Monday, February 12, 2024

Prompt Engineering: Human language, thought processes, and machine interpretation

Prompt engineering is fascinating and complex.  On the one hand, it's essentially about writing a query in normal language (natural language), which is very similar to writing code in a language we all know instead of having to learn a new programming language. However, natural language is very complex.  It takes each of us years to learn to understand and use it.  Programming language is based on a structured logic.  Natural language is more fluid, often ambiguous. 

Prompt engineering requires us to use natural language to communicate with a machine that doesn't understand natural language in the human sense. As a result, prompt engineering requires us to be much more aware of HOW we use language and HOW the machine will interpret our language. The machine interprets the prompt to guide its algorithms to the right outcome. The distinction between human cognitive processes and machine algorithms is crucial to understand and important to keep in mind as we use natural language to query machines. 

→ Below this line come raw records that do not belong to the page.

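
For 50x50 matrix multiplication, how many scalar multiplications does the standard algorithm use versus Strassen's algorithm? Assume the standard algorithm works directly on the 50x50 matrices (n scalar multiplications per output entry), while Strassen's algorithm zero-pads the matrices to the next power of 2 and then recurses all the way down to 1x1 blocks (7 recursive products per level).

Matrix multiplication for 50x50 matrices:

Strassen's algorithm requires power-of-2 dimensions. Pad 50x50 to 64x64 (next power of 2).

Standard algorithm: 50^3 = 125000 multiplications
Strassen's algorithm: 7^(log2(64)) = 7^6 = 117649 multiplications
Savings: 125000 - 117649 = 7351 multiplications

Standard: 125000 multiplications (50^3). Strassen: 117649 multiplications (7^6, after padding to 64x64). Strassen reduces 8 recursive multiplications to 7 at each level.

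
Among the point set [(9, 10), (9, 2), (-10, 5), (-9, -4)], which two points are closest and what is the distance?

Computing all pairwise distances among 4 points:

d((9, 10), (9, 2)) = 8.0 <-- minimum
d((9, 10), (-10, 5)) = 19.6469
d((9, 10), (-9, -4)) = 22.8035
d((9, 2), (-10, 5)) = 19.2354
d((9, 2), (-9, -4)) = 18.9737
d((-10, 5), (-9, -4)) = 9.0554

Closest pair: (9, 10) and (9, 2) with distance 8.0

The closest pair is (9, 10) and (9, 2) with Euclidean distance 8.0. For 4 points, brute-force pairwise comparison is shown above. For large n, the divide-and-conquer algorithm (sort by x, recurse on halves, check the dividing strip) achieves O(n log n).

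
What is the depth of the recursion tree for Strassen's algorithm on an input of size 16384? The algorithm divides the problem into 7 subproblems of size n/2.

For divide and conquer with division factor 2:

Problem sizes at each level:
Level 0: 16384
Level 1: 8192
Level 2: 4096
Level 3: 2048
Level 4: 1024
Level 5: 512
Level 6: 256
Level 7: 128
Level 8: 64
Level 9: 32
Level 10: 16
Level 11: 8
Level 12: 4
Level 13: 2
Level 14: 1

The root is level 0 and the size-1 base case is level 14 (the tree spans levels 0 through 14, i.e. 15 levels counting the root), so the depth is the number of divisions: log_2(16384) = 14

The recursion tree depth is log_2(16384) = 14. At each level, the problem size is divided by 2, so it takes 14 divisions to reduce to a base case of size 1. The algorithm makes 7 recursive calls at each level.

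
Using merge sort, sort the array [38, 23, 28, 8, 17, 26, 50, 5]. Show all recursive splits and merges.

Merge sort trace:

Split: [38, 23, 28, 8, 17, 26, 50, 5] -> [38, 23, 28, 8] and [17, 26, 50, 5]
  Split: [38, 23, 28, 8] -> [38, 23] and [28, 8]
    Split: [38, 23] -> [38] and [23]
    Merge: [38] + [23] -> [23, 38]
    Split: [28, 8] -> [28] and [8]
    Merge: [28] + [8] -> [8, 28]
  Merge: [23, 38] + [8, 28] -> [8, 23, 28, 38]
  Split: [17, 26, 50, 5] -> [17, 26] and [50, 5]
    Split: [17, 26] -> [17] and [26]
    Merge: [17] + [26] -> [17, 26]
    Split: [50, 5] -> [50] and [5]
    Merge: [50] + [5] -> [5, 50]
  Merge: [17, 26] + [5, 50] -> [5, 17, 26, 50]
Merge: [8, 23, 28, 38] + [5, 17, 26, 50] -> [5, 8, 17, 23, 26, 28, 38, 50]

Final sorted array: [5, 8, 17, 23, 26, 28, 38, 50]

The merge sort proceeds by recursively splitting the array and merging sorted halves.
After all merges, the sorted array is [5, 8, 17, 23, 26, 28, 38, 50].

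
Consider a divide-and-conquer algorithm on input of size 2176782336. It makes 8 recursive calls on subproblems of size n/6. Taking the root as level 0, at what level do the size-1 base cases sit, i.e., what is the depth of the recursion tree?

For divide and conquer with division factor 6:

Problem sizes at each level:
Level 0: 2176782336
Level 1: 362797056
Level 2: 60466176
Level 3: 10077696
Level 4: 1679616
Level 5: 279936
Level 6: 46656
Level 7: 7776
Level 8: 1296
Level 9: 216
Level 10: 36
Level 11: 6
Level 12: 1

The root is level 0 and the size-1 base case is level 12 (the tree spans levels 0 through 12, i.e. 13 levels counting the root), so the depth is the number of divisions: log_6(2176782336) = 12

The recursion tree depth is log_6(2176782336) = 12. At each level, the problem size is divided by 6, so it takes 12 divisions to reduce to a base case of size 1. The algorithm makes 8 recursive calls at each level.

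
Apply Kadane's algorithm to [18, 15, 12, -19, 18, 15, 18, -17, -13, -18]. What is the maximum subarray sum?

Using Kadane's algorithm on [18, 15, 12, -19, 18, 15, 18, -17, -13, -18]:

Scanning through the array:
Position 1 (value 15): max_ending_here = 33, max_so_far = 33
Position 2 (value 12): max_ending_here = 45, max_so_far = 45
Position 3 (value -19): max_ending_here = 26, max_so_far = 45
Position 4 (value 18): max_ending_here = 44, max_so_far = 45
Position 5 (value 15): max_ending_here = 59, max_so_far = 59
Position 6 (value 18): max_ending_here = 77, max_so_far = 77
Position 7 (value -17): max_ending_here = 60, max_so_far = 77
Position 8 (value -13): max_ending_here = 47, max_so_far = 77
Position 9 (value -18): max_ending_here = 29, max_so_far = 77

Maximum subarray: [18, 15, 12, -19, 18, 15, 18]
Maximum sum: 77

The maximum subarray is [18, 15, 12, -19, 18, 15, 18] with sum 77. This subarray runs from index 0 to index 6.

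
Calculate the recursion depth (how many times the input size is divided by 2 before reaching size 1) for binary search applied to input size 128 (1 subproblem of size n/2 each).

For divide and conquer with division factor 2:

Problem sizes at each level:
Level 0: 128
Level 1: 64
Level 2: 32
Level 3: 16
Level 4: 8
Level 5: 4
Level 6: 2
Level 7: 1

The root is level 0 and the size-1 base case is level 7 (the tree spans levels 0 through 7, i.e. 8 levels counting the root), so the depth is the number of divisions: log_2(128) = 7

The recursion tree depth is log_2(128) = 7. At each level, the problem size is divided by 2, so it takes 7 divisions to reduce to a base case of size 1. The algorithm makes 1 recursive call at each level.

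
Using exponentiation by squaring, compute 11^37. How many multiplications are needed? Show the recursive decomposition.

Computing 11^37 by squaring (build up from 11^1; each line after the first costs one multiplication):

11^1 = 11
11^2 = (11^1)^2 = 11^2 = 121
11^4 = (11^2)^2 = 121^2 = 14641
11^8 = (11^4)^2 = 14641^2 = 214358881
11^9 = 11 * 11^8 = 11 * 214358881 = 2357947691
11^18 = (11^9)^2 = 2357947691^2 = 5559917313492231481
11^36 = (11^18)^2 = 5559917313492231481^2 = 30912680532870672635673352936887453361
11^37 = 11 * 11^36 = 11 * 30912680532870672635673352936887453361 = 340039485861577398992406882305761986971

Result: 340039485861577398992406882305761986971
Multiplications needed: 7 (7 lines after 11^1)

11^37 = 340039485861577398992406882305761986971. Using exponentiation by squaring, this requires 7 multiplications. The key idea: if the exponent is even, square the half-power; if odd, multiply by the base once.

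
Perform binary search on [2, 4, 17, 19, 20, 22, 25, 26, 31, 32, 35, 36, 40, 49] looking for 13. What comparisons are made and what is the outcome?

Binary search for 13 in [2, 4, 17, 19, 20, 22, 25, 26, 31, 32, 35, 36, 40, 49]:

lo=0, hi=13, mid=6, arr[mid]=25 -> 25 > 13, search left half
lo=0, hi=5, mid=2, arr[mid]=17 -> 17 > 13, search left half
lo=0, hi=1, mid=0, arr[mid]=2 -> 2 < 13, search right half
lo=1, hi=1, mid=1, arr[mid]=4 -> 4 < 13, search right half
lo=2 > hi=1, target 13 not found

Binary search determines that 13 is not in the array after 4 comparisons. The search space was exhausted without finding the target.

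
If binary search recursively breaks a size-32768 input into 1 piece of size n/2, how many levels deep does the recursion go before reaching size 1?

For divide and conquer with division factor 2:

Problem sizes at each level:
Level 0: 32768
Level 1: 16384
Level 2: 8192
Level 3: 4096
Level 4: 2048
Level 5: 1024
Level 6: 512
Level 7: 256
Level 8: 128
Level 9: 64
Level 10: 32
Level 11: 16
Level 12: 8
Level 13: 4
Level 14: 2
Level 15: 1

The root is level 0 and the size-1 base case is level 15 (the tree spans levels 0 through 15, i.e. 16 levels counting the root), so the depth is the number of divisions: log_2(32768) = 15

The recursion tree depth is log_2(32768) = 15. At each level, the problem size is divided by 2, so it takes 15 divisions to reduce to a base case of size 1. The algorithm makes 1 recursive call at each level.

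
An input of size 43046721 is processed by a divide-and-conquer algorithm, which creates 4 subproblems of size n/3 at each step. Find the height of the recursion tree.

For divide and conquer with division factor 3:

Problem sizes at each level:
Level 0: 43046721
Level 1: 14348907
Level 2: 4782969
Level 3: 1594323
Level 4: 531441
Level 5: 177147
Level 6: 59049
Level 7: 19683
Level 8: 6561
Level 9: 2187
Level 10: 729
Level 11: 243
Level 12: 81
Level 13: 27
Level 14: 9
Level 15: 3
Level 16: 1

The root is level 0 and the size-1 base case is level 16 (the tree spans levels 0 through 16, i.e. 17 levels counting the root), so the depth is the number of divisions: log_3(43046721) = 16

The recursion tree depth is log_3(43046721) = 16. At each level, the problem size is divided by 3, so it takes 16 divisions to reduce to a base case of size 1. The algorithm makes 4 recursive calls at each level.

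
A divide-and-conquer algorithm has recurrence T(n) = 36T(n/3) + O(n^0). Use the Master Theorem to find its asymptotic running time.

Master Theorem for T(n) = 36T(n/3) + O(n^0):

a = 36, b = 3, c = 0
log_b(a) = log_3(36) = 3.2619

Case 1: c = 0 < log_3(36) = 3.2619
T(n) = O(n^(log_3 36))

For T(n) = 36T(n/3) + O(n^0): log_3(36) = 3.2619. This is Case 1 of the Master Theorem (c < log_b(a), work dominated by leaves), giving O(n^(log_3 36)).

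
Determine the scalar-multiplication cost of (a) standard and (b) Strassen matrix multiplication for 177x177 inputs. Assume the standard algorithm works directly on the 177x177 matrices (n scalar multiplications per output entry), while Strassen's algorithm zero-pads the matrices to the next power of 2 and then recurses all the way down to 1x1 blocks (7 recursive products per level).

Matrix multiplication for 177x177 matrices:

Strassen's algorithm requires power-of-2 dimensions. Pad 177x177 to 256x256 (next power of 2).

Standard algorithm: 177^3 = 5545233 multiplications
Strassen's algorithm: 7^(log2(256)) = 7^8 = 5764801 multiplications
Difference: 5545233 - 5764801 = -219568 (Strassen uses MORE here due to padding overhead — for small or just-over-power-of-2 n, padding can outweigh the per-level savings)

Standard: 5545233 multiplications (177^3). Strassen: 5764801 multiplications (7^8, after padding to 256x256). Strassen reduces 8 recursive multiplications to 7 at each level.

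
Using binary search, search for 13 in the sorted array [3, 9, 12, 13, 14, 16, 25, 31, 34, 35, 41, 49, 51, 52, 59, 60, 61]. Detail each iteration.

Binary search for 13 in [3, 9, 12, 13, 14, 16, 25, 31, 34, 35, 41, 49, 51, 52, 59, 60, 61]:

lo=0, hi=16, mid=8, arr[mid]=34 -> 34 > 13, search left half
lo=0, hi=7, mid=3, arr[mid]=13 -> Found target at index 3!

Binary search finds 13 at index 3 after 2 comparisons. The search repeatedly halves the search space by comparing with the middle element.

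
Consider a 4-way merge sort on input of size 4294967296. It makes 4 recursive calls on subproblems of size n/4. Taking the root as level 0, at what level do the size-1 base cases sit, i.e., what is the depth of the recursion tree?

For divide and conquer with division factor 4:

Problem sizes at each level:
Level 0: 4294967296
Level 1: 1073741824
Level 2: 268435456
Level 3: 67108864
Level 4: 16777216
Level 5: 4194304
Level 6: 1048576
Level 7: 262144
Level 8: 65536
Level 9: 16384
Level 10: 4096
Level 11: 1024
Level 12: 256
Level 13: 64
Level 14: 16
Level 15: 4
Level 16: 1

The root is level 0 and the size-1 base case is level 16 (the tree spans levels 0 through 16, i.e. 17 levels counting the root), so the depth is the number of divisions: log_4(4294967296) = 16

The recursion tree depth is log_4(4294967296) = 16. At each level, the problem size is divided by 4, so it takes 16 divisions to reduce to a base case of size 1. The algorithm makes 4 recursive calls at each level.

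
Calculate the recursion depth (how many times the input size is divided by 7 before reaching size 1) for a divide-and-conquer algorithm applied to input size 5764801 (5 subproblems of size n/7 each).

For divide and conquer with division factor 7:

Problem sizes at each level:
Level 0: 5764801
Level 1: 823543
Level 2: 117649
Level 3: 16807
Level 4: 2401
Level 5: 343
Level 6: 49
Level 7: 7
Level 8: 1

The root is level 0 and the size-1 base case is level 8 (the tree spans levels 0 through 8, i.e. 9 levels counting the root), so the depth is the number of divisions: log_7(5764801) = 8

The recursion tree depth is log_7(5764801) = 8. At each level, the problem size is divided by 7, so it takes 8 divisions to reduce to a base case of size 1. The algorithm makes 5 recursive calls at each level.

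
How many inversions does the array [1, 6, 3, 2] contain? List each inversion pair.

Finding inversions in [1, 6, 3, 2]:

(1, 2): arr[1]=6 > arr[2]=3
(1, 3): arr[1]=6 > arr[3]=2
(2, 3): arr[2]=3 > arr[3]=2

Total inversions: 3

The array has 3 inversion(s): (1,2), (1,3), (2,3). Each pair (i,j) satisfies i < j and arr[i] > arr[j].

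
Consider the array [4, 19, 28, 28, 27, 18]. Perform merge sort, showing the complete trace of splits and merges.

Merge sort trace:

Split: [4, 19, 28, 28, 27, 18] -> [4, 19, 28] and [28, 27, 18]
  Split: [4, 19, 28] -> [4] and [19, 28]
    Split: [19, 28] -> [19] and [28]
    Merge: [19] + [28] -> [19, 28]
  Merge: [4] + [19, 28] -> [4, 19, 28]
  Split: [28, 27, 18] -> [28] and [27, 18]
    Split: [27, 18] -> [27] and [18]
    Merge: [27] + [18] -> [18, 27]
  Merge: [28] + [18, 27] -> [18, 27, 28]
Merge: [4, 19, 28] + [18, 27, 28] -> [4, 18, 19, 27, 28, 28]

Final sorted array: [4, 18, 19, 27, 28, 28]

The merge sort proceeds by recursively splitting the array and merging sorted halves.
After all merges, the sorted array is [4, 18, 19, 27, 28, 28].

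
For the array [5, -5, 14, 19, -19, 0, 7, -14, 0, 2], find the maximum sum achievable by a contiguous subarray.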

Prompt engineering requires us to examine  our own cognitive processes, to analyze our mental models and to try to identify communicate our intentions, meaning, and context in such a way that the machine algorithm will be able to accurately interpret.  Our assumptions, biases, and the way we frame information can significantly impact the effectiveness of prompts and the AI's responses.  

In short, even though we query GenAI with natural language, which appears at first glance to be much easier than learning a programming language, a sharpened awareness of our own language is required to get the best results.

Since mind-reading AI is on the way, ultimately, language could disappear, but we are still far from language extinction.  Until then, I will translate thoughts into words and strive to be coherent with my writing and my prompts.